Verslag 16: Corsica en onderweg naar het westen

Deze maand beginnen we aan onze ‘tocht terug’ richting Zuid-Portugal, waar zoon Steven en zijn vriendin Paulien half juli aan boord zullen komen om mee te varen naar de Canarische Eilanden. We hebben 6 weken om 960 mijl naar het zuidwesten te zeilen. Dit moet makkelijk kunnen, maar het betekent wel dat elk goed windvenster benut gaat worden.
Eerst varen we nog een klein stukje (25 mijl) om naar het Franse eiland Corsica. De tocht gaat door de eilanden van de Maddelena archipel. Er wordt hier veel met huurboten gevaren waaraan we zien dat het seizoen nu echt begonnen is. We gaan naar het oude ommuurde stadje Bonifacio, dat bovenop een prachtige witte kalkrotsenkust ligt.

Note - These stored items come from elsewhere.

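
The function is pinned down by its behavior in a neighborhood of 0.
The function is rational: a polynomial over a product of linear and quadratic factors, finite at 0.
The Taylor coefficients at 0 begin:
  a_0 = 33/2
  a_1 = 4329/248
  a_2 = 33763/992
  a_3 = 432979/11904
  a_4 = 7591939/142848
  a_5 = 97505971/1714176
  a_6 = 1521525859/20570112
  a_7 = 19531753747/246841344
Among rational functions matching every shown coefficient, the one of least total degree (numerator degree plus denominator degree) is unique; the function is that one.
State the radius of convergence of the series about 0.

The radius of convergence is -1/24 + (1/24)*sqrt(577).

No rational of total degree below 4 reproduces all 8 coefficients; solving the [1/3] Pade equations on them gives f(ν) = (33/2 - 13*ν/31)/((ν - 1)*(ν**2 + ν/12 - 1)), whose expansion matches every shown term.
Denominator factor (ν - 1): pole of order 1 at 1, modulus 1.
Denominator factor (ν**2 + ν/12 - 1): discriminant 577/144, real irrational roots -1/24 + (1/24)*sqrt(577) and -1/24 - (1/24)*sqrt(577); poles of order 1, moduli -1/24 + (1/24)*sqrt(577) and 1/24 + (1/24)*sqrt(577).
The radius of convergence is the smallest modulus among the singular points: -1/24 + (1/24)*sqrt(577).


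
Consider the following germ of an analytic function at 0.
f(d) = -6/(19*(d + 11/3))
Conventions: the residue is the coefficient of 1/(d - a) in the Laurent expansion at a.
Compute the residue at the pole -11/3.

At the order-1 pole -11/3 set g(d) = (d - (-11/3))*f(d) = -6/19.
Simple pole: residue = g(a) at a = -11/3, which is -6/19.

The residue is -6/19.


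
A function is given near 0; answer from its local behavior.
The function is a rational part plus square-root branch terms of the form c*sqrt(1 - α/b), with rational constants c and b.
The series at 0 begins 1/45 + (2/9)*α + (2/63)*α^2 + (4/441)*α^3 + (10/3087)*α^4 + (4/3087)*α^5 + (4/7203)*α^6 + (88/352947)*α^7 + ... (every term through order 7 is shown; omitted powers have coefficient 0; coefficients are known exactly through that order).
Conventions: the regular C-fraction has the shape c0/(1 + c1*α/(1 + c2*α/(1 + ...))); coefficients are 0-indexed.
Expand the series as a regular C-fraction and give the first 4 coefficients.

The regular C-fraction coefficients are [1/45, -10, 69/7, 1/483].

Taylor coefficients (read off): a_0 = 1/45, a_1 = 2/9, a_2 = 2/63, a_3 = 4/441.
c0 = a_0 = 1/45. Peel one level at a time: if S = 1 + c*α/S' with S'(0) = 1, then c is the α-coefficient of S and S' = c*α/(S - 1).
S_1 = c0/f = 1 + (-10)*α + (690/7)*α^2 + ...; c1 = -10.
S_2 = c1*α/(S_1 - 1) = 1 + (69/7)*α + (-1/49)*α^2 + ...; c2 = 69/7.
S_3 = c2*α/(S_2 - 1) = 1 + (1/483)*α + ...; c3 = 1/483.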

Geert was hier 40 jaar geleden ook en herinnert zich dat de ingang van de smalle baai vanaf zee haast niet te vinden is, maar anno nu, met alle elektronische navigatiemiddelen is het niet moeilijk. We varen aan de wind onder de mooie hoge rotsen door. Van luwte is geen sprake. ‘Binnen’ is het druk; tientallen motorbootjes, rondvaartboten en jachten vechten om aandacht van de havenmeester. Wij hebben (zoals wel vaker) niet gereserveerd, maar gelukkig is er een hoekje voor ons. De afmeermanoeuvre is lastig en we botsen heel even met de windvaan tegen de steiger, maar gelukkig is er geen schade. Het waterfront is eerlijk gezegd niet erg mooi; er zijn te veel barretjes en restaurants met grote serreachtige terrassen voor de deur, waardoor je weinig ziet van de oorspronkelijke huizenfronten. Maar de middeleeuwse stad die hier zo’n 50 meter bovenuit steekt is gelukkig Unesco-beschermd en ongerept. Het is goed om even in Frankrijk te zijn en we dineren heerlijk met uitzicht over zee.

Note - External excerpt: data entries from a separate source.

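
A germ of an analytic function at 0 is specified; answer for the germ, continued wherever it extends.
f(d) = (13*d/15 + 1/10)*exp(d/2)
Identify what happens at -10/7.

The point is a regular point.

There is no denominator, hence no pole anywhere.
The factor exp(d/2) is entire.
So the germ continues analytically to -10/7.


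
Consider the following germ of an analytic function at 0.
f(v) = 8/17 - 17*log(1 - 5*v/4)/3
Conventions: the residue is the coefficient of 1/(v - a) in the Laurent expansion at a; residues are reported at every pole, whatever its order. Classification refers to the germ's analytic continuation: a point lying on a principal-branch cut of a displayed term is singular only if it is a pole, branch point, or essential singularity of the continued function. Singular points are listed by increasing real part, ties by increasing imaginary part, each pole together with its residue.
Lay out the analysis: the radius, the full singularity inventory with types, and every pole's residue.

Radius of convergence at 0: 4/5.
At 4/5: a logarithmic branch point.

Branch term (-17/3)*log(1 - v/(4/5)): its argument vanishes at v = 4/5, a logarithmic branch point, modulus 4/5.
The radius of convergence is the smallest modulus among the singular points: 4/5.


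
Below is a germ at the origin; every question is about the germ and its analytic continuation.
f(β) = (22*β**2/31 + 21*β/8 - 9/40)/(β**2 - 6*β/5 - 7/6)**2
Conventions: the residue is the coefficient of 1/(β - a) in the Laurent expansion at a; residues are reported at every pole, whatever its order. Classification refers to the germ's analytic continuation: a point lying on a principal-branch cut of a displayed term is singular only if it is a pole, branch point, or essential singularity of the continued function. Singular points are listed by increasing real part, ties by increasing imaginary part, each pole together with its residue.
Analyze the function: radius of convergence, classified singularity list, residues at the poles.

Denominator factor (β**2 - 6*β/5 - 7/6)^2: discriminant 458/75, real irrational roots 3/5 + (1/30)*sqrt(1374) and 3/5 - (1/30)*sqrt(1374); poles of order 2, moduli 3/5 + (1/30)*sqrt(1374) and -3/5 + (1/30)*sqrt(1374).
The radius of convergence is the smallest modulus among the singular points: -3/5 + (1/30)*sqrt(1374).
The factor β**2 - 6*β/5 - 7/6 splits as (β - a)(β - a') with a = 3/5 - (1/30)*sqrt(1374), a' = 3/5 + (1/30)*sqrt(1374). At the order-2 pole a set g(β) = (β - a)^2*f(β) = [22*β**2/31 + 21*β/8 - 9/40] / (β - a')^2.
Order-2 pole: residue = g'(a); g'(3/5 - (1/30)*sqrt(1374)) = (24275/13005368)*sqrt(1374), so the residue is (24275/13005368)*sqrt(1374).
The factor β**2 - 6*β/5 - 7/6 splits as (β - a)(β - a') with a = 3/5 + (1/30)*sqrt(1374), a' = 3/5 - (1/30)*sqrt(1374). At the order-2 pole a set g(β) = (β - a)^2*f(β) = [22*β**2/31 + 21*β/8 - 9/40] / (β - a')^2.
Order-2 pole: residue = g'(a); g'(3/5 + (1/30)*sqrt(1374)) = -(24275/13005368)*sqrt(1374), so the residue is -(24275/13005368)*sqrt(1374).
List the singular points by increasing real part (a conjugate pair: the negative imaginary part first).

Radius of convergence at 0: -3/5 + (1/30)*sqrt(1374).
At 3/5 - (1/30)*sqrt(1374): a pole of order 2; residue (24275/13005368)*sqrt(1374).
At 3/5 + (1/30)*sqrt(1374): a pole of order 2; residue -(24275/13005368)*sqrt(1374).


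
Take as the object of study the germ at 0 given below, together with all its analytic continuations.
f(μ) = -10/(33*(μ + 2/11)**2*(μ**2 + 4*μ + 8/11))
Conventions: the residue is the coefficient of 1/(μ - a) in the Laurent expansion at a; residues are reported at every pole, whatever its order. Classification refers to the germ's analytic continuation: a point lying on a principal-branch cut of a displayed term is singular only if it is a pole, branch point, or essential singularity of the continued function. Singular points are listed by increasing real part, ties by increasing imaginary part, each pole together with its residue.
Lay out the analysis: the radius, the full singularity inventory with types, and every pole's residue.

Radius of convergence at 0: 2/11.
At -2 - (6/11)*sqrt(11): a pole of order 1; residue -3025/6 + (10945/72)*sqrt(11).
At -2 + (6/11)*sqrt(11): a pole of order 1; residue -3025/6 - (10945/72)*sqrt(11).
At -2/11: a pole of order 2; residue 3025/3.


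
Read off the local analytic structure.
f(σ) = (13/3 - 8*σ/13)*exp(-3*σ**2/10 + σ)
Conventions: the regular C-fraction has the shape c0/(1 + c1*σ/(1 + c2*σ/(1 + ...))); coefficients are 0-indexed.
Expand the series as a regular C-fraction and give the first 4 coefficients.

Taylor coefficients (expand at 0): a_0 = 13/3, a_1 = 145/39, a_2 = 49/195, a_3 = -82/117.
c0 = a_0 = 13/3. Peel one level at a time: if S = 1 + c*σ/S' with S'(0) = 1, then c is the σ-coefficient of S and S' = c*σ/(S - 1).
S_1 = c0/f = 1 + (-145/169)*σ + (96844/142805)*σ^2 + ...; c1 = -145/169.
S_2 = c1*σ/(S_1 - 1) = 1 + (96844/122525)*σ + (304453/1576875)*σ^2 + ...; c2 = 96844/122525.
S_3 = c2*σ/(S_2 - 1) = 1 + (-51452557/210635700)*σ + ...; c3 = -51452557/210635700.

The regular C-fraction coefficients are [13/3, -145/169, 96844/122525, -51452557/210635700].


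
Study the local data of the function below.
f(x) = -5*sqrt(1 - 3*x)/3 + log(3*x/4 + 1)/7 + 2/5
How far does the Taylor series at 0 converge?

The radius of convergence is 1/3.

Branch term (1/7)*log(1 - x/(-4/3)): its argument vanishes at x = -4/3, a logarithmic branch point, modulus 4/3.
Branch term (-5/3)*sqrt(1 - x/(1/3)): its argument vanishes at x = 1/3, a square-root branch point, modulus 1/3.
The radius of convergence is the smallest modulus among the singular points: 1/3.


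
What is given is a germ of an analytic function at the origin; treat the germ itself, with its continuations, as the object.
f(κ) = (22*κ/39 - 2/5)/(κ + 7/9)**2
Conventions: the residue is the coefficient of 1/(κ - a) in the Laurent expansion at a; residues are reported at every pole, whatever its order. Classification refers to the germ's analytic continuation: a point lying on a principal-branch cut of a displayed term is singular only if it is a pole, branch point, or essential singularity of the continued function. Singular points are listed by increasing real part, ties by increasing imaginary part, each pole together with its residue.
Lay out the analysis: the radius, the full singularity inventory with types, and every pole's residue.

Radius of convergence at 0: 7/9.
At -7/9: a pole of order 2; residue 22/39.

Denominator factor (κ + 7/9)^2: pole of order 2 at -7/9, modulus 7/9.
The radius of convergence is the smallest modulus among the singular points: 7/9.
At the order-2 pole -7/9 set g(κ) = (κ - (-7/9))^2*f(κ) = 22*κ/39 - 2/5.
Order-2 pole: residue = g'(a); g'(-7/9) = 22/39, so the residue is 22/39.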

Na een paar dagen varen we om de zuidkant van Corsica heen naar Porto Vecchio. Hier huren we een dagje een auto om de bergen in te gaan om een wandeling te maken naar de spectaculaire waterval van Piscia de Ghjaddu. Tijdens de afdaling wijken we af van de drukke hoofdwandelroute en vinden we een heerlijk stil plekje waar het beekwater net diep genoeg is om te badderen.

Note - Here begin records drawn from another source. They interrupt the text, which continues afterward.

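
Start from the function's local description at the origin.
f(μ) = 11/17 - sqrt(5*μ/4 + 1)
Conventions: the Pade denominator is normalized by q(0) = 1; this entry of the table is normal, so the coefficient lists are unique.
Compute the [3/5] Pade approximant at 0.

The Pade approximant has numerator coefficients [-6/17, -417175/319192, -13986225/10214144, -33532125/81713152]; denominator coefficients [1, 4535/2347, 1215325/1201664, 1829375/19226624, -265625/38453248, 3771875/4922015744].

Taylor coefficients needed (expand at 0): a_0 = -6/17, a_1 = -5/8, a_2 = 25/128, a_3 = -125/1024, a_4 = 3125/32768, a_5 = -21875/262144, a_6 = 328125/4194304, a_7 = -2578125/33554432, a_8 = 167578125/2147483648.
Write the denominator as Q(μ) = 1 + q1*μ + q2*μ^2 + q3*μ^3 + q4*μ^4 + q5*μ^5. Requiring Q*f - P = O(μ^9) with deg P <= 3 kills the coefficients of μ^4..μ^8 in Q*f:
  μ^4: a_4 + q1*a_3 + q2*a_2 + q3*a_1 + q4*a_0 = 0, i.e. 3125/32768 + (-125/1024)*q1 + (25/128)*q2 + (-5/8)*q3 + (-6/17)*q4 = 0.
  μ^5: a_5 + q1*a_4 + q2*a_3 + q3*a_2 + q4*a_1 + q5*a_0 = 0, i.e. -21875/262144 + (3125/32768)*q1 + (-125/1024)*q2 + (25/128)*q3 + (-5/8)*q4 + (-6/17)*q5 = 0.
  μ^6: a_6 + q1*a_5 + q2*a_4 + q3*a_3 + q4*a_2 + q5*a_1 = 0, i.e. 328125/4194304 + (-21875/262144)*q1 + (3125/32768)*q2 + (-125/1024)*q3 + (25/128)*q4 + (-5/8)*q5 = 0.
  μ^7: a_7 + q1*a_6 + q2*a_5 + q3*a_4 + q4*a_3 + q5*a_2 = 0, i.e. -2578125/33554432 + (328125/4194304)*q1 + (-21875/262144)*q2 + (3125/32768)*q3 + (-125/1024)*q4 + (25/128)*q5 = 0.
  μ^8: a_8 + q1*a_7 + q2*a_6 + q3*a_5 + q4*a_4 + q5*a_3 = 0, i.e. 167578125/2147483648 + (-2578125/33554432)*q1 + (328125/4194304)*q2 + (-21875/262144)*q3 + (3125/32768)*q4 + (-125/1024)*q5 = 0.
Solving this linear system: q1 = 4535/2347, q2 = 1215325/1201664, q3 = 1829375/19226624, q4 = -265625/38453248, q5 = 3771875/4922015744.
The numerator is Q*f truncated at degree 3: P0 = a_0 = -6/17; P1 = a_1 + q1*a_0 = -417175/319192; P2 = a_2 + q1*a_1 + q2*a_0 = -13986225/10214144; P3 = a_3 + q1*a_2 + q2*a_1 + q3*a_0 = -33532125/81713152.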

In afwachting van goede oostenwind ankeren een nachtje bij een onbewoond Corsicaans eiland Lavezzu. Het is er overdag druk met dagtoeristen, maar ‘s avonds vertrekt bijna iedereen weer en hebben wij alle ruimte om opnieuw te ankeren en om heerlijk vissen te kijken door onze snorkelmaskers. Op onze avondwandeling ontdekken we twee oude begraafplaatsen en een groot monument. Er zijn hier in de straat van Bonifacio, tussen Sardinië en Corsica, veel tragische schipbreuken geweest. Eén van de bekendste was die van het Franse fregat Sémillante, dat met 700 mensen aan boord tijdens een zware februaristorm in 1841 op de rotsen liep. Het schip zonk snel, sommige opvarenden wisten zich op het eiland tijdelijk in veiligheid te brengen, maar uiteindelijk overleefde niemand het.

 

De wind blijft nog even uit de verkeerde hoek komen, dus besluiten we terug te gaan naar de Italiaanse Maddelena archipel waar we 6 nachten in de haven van het hoofdstadje La Maddelena blijven. Met gehuurde fietsen, een busrit en wandelingen verkennen we de prachtige natuurlijke omgeving.
Dan draait de wind en gaan we in enkele korte etappes naar het Sardische Stintino. Dit ligt op een schiereiland aan de noordwestkust van Sardinië en is ons aangeraden om zijn mooie hagelwitte stranden. Nou deze tip hebben meer toeristen gekregen, de beroemde stranden zijn overbevolkt. Je moet er zelfs een plekje reserveren, betalen én om te voorkomen dat het witte zand verdwijnt ben je bij het verlaten van het strand verplicht om je voeten af te spoelen!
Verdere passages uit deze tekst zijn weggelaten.